On commence aussi aussitôt les shootings pour finir les catalogues de vente, les fiches des produits, les documents de présentations de collection. On finit également de travailler sur les prix. Cette partie est très longue. Et puis on fait aussi de l’editing (annulation de produits), des ouvertures en catalogue (on propose à la vente éventuellement d’autres couleurs, versions) et aussi ce qu’on appelle du finetuning physiologique pour maximiser les performances de la collection.
On monte également le showroom, on présente la collection et on forme l’équipe de de vente qui doit transmettre aux buyers, son histoire, sa technique, les groupes qui constitue l’offre…
Et on ne s’ennuie jamais car c’est toujours différent d’une collection à l’autre !
On expose la France et l’Italie comme rivales dans la mode.

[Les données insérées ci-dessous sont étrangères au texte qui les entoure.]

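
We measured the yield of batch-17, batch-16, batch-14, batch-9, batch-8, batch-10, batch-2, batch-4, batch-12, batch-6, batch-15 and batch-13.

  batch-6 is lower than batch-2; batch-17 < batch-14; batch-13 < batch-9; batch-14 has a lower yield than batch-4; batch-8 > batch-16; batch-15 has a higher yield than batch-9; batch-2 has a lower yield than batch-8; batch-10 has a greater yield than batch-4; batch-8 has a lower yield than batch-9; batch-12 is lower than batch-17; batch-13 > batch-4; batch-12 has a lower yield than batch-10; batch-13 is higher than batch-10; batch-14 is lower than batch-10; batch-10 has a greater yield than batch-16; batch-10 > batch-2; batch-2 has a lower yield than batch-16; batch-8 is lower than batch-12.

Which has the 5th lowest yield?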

Quelles sont les principales caractéristiques qui différencient la mode française de celle italienne ?
Il s’agit en fait de deux modes différentes, marquées par des différences culturelles.
La France a développé un héritage de Haute-couture. Les Italiens nous envient d’ailleurs beaucoup notre capacité à vendre notre héritage. La mode mais aussi notre patrimoine architectural et gastronomique d’ailleurs !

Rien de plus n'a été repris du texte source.